Once the animals had been equipped, if the GPS showed they spent more than three hours in a given area, it was a sign that they may have made a kill, and the researchers went to see what the kill was.
4 confirmed, 5 suspected cases
In addition to the four confirmed wolf kills, there were another five cases where moose appeared to have been killed by coyotes or hybrids, but that couldn’t be confirmed. While three out of the four packs that made the confirmed kills contained at least one coyote-wolf hybrid, Benson said that wasn't enough evidence to say whether the hybrids are more likely than coyotes to kill moose.

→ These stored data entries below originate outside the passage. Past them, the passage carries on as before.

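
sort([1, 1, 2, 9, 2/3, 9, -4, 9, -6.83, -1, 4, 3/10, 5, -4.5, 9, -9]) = [-9, -6.83, -4.5, -4, -1, 3/10, 2/3, 1, 1, 2, 4, 5, 9, 9, 9, 9]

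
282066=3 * 94022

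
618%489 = 129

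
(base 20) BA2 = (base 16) 11FA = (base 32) 4FQ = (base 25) 792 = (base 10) 4602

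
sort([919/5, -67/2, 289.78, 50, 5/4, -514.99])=[-514.99, -67/2, 5/4, 50, 919/5, 289.78]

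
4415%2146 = 123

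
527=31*17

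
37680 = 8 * 4710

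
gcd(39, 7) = 1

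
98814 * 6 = 592884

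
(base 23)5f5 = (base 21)6gd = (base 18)947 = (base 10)2995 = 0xbb3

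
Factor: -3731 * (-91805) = 5^1 * 7^2 * 13^1 * 41^1 * 43^1 * 61^1 = 342524455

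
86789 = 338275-251486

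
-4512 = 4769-9281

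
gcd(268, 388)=4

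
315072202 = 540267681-225195479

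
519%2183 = 519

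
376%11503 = 376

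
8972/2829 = 3 + 485/2829 ≈ 3.17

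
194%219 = 194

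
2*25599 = 51198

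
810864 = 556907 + 253957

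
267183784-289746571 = -22562787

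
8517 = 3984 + 4533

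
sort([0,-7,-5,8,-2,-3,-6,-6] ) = [-7,-6,-6,-5,-3,-2,0,8] 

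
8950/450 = 19 + 8/9 ≈ 19.89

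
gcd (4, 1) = 1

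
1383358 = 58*23851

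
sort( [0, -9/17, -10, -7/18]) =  [-10, -9/17, -7/18, 0]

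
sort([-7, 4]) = [-7, 4]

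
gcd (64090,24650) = 4930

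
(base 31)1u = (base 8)75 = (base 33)1s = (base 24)2d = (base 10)61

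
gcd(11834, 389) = 1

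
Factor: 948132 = 2^2 * 3^3 * 8779^1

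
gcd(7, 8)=1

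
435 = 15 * 29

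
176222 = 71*2482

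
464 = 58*8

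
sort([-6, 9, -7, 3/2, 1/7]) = [-7, -6, 1/7, 3/2, 9]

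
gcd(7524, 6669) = 171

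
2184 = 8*273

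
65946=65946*1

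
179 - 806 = -627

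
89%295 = 89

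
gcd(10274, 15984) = 2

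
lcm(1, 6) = 6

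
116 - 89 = 27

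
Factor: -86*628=-1*2^3*43^1*157^1=-54008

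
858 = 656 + 202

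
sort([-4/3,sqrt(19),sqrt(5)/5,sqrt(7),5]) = [-4/3,sqrt(5)/5,sqrt(7),sqrt(19),5]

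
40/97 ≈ 0.412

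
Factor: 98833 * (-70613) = -1 * 7^2 * 241^1 * 293^1 * 2017^1 = -6978894629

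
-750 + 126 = -624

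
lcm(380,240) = 4560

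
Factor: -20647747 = -1*20647747^1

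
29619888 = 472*62754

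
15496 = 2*7748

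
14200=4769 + 9431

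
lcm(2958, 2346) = 68034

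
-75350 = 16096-91446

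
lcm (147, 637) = 1911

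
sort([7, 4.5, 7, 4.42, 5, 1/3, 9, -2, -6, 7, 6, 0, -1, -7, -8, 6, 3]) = [-8, -7, -6, -2, -1, 0, 1/3, 3, 4.42, 4.5, 5, 6, 6, 7, 7, 7, 9]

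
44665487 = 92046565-47381078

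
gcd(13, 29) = 1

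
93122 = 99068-5946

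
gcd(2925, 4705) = 5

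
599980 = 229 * 2620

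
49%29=20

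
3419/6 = 569+5/6 ≈ 569.83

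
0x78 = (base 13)93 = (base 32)3o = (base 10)120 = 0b1111000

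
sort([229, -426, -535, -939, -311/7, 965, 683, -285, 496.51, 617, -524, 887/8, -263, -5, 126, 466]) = [-939, -535, -524, -426, -285, -263, -311/7, -5, 887/8, 126, 229, 466, 496.51, 617, 683, 965]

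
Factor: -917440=-1*2^6*5^1*47^1*61^1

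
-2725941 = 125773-2851714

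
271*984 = 266664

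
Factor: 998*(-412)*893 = -1*2^3*19^1*47^1*103^1*499^1 = -367180168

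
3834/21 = 1278/7 ≈ 182.57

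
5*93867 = 469335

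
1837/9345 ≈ 0.197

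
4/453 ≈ 0.00883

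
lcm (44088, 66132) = 132264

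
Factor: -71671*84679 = -1*7^1*12097^1*71671^1 = -6069028609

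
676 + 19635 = 20311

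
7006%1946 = 1168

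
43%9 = 7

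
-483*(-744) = 359352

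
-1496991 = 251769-1748760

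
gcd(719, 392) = 1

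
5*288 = 1440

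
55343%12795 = 4163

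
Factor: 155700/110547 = 2^2*5^2*71^(-1) = 100/71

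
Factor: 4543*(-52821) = -1*3^2*7^1*11^1*59^1*5869^1 = -239965803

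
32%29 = 3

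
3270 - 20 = 3250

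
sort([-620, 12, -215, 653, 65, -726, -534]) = [-726, -620, -534, -215, 12, 65, 653]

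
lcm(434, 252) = 7812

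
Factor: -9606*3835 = -1*2^1*3^1*5^1*13^1*59^1*1601^1 = -36839010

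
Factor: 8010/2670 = 3^1 = 3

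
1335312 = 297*4496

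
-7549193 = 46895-7596088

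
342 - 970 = -628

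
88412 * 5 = 442060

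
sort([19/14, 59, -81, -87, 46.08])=[-87, -81, 19/14, 46.08, 59]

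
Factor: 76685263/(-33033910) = -1*2^(-1)*5^(-1)*7^(-1)*13^(-1)*31^(-1)*1171^(-1)*76685263^1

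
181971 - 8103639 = -7921668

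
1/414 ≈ 0.00242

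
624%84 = 36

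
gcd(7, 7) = 7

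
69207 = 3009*23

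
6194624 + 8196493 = 14391117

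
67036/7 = 9576+4/7 ≈ 9576.57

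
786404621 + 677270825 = 1463675446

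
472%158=156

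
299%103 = 93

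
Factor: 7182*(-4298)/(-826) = 2^1*3^3*7^1*19^1*59^(-1)*307^1 = 2204874/59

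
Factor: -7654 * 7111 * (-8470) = 2^2 * 5^1 * 7^1 * 11^2 * 13^1 * 43^1 * 89^1 * 547^1 = 461001721180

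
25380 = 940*27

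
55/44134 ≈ 0.00125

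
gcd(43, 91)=1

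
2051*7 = 14357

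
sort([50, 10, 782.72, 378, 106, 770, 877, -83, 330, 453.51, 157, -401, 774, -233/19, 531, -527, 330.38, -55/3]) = [-527, -401, -83, -55/3, -233/19, 10, 50, 106, 157, 330, 330.38, 378, 453.51, 531, 770, 774, 782.72, 877]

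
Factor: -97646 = -1 * 2^1 * 48823^1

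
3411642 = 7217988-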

It's unlikely that coyotes are making much of a dent in the moose population, the researchers reported. For one thing, all the moose that the coyotes killed were either young, inexperienced moose between one and two years old or very old moose (more than 20 years old). In addition, a moose-tracking study taking place in the same area and at the same time as the coyote-tracking study showed that the moose population is actually growing.
Benson said he would be most interested to see whether the coyotes in Ontario are unusual or whether those in other parts of North America also kill moose.
One question raised by the findings is whether humans ought to fear coyotes the way we fear the “big, bad wolf.”
Benson points out that coyotes and wolves avoid humans whenever possible — one of the things that made trapping them very challenging.
“It’s good to have a healthy respect and fear, when you’re out in the woods, of any wild animals,” he said. “But it’s rare that a wolf or coyote attacks a human. So I don’t think our finding here really changes that a whole lot.”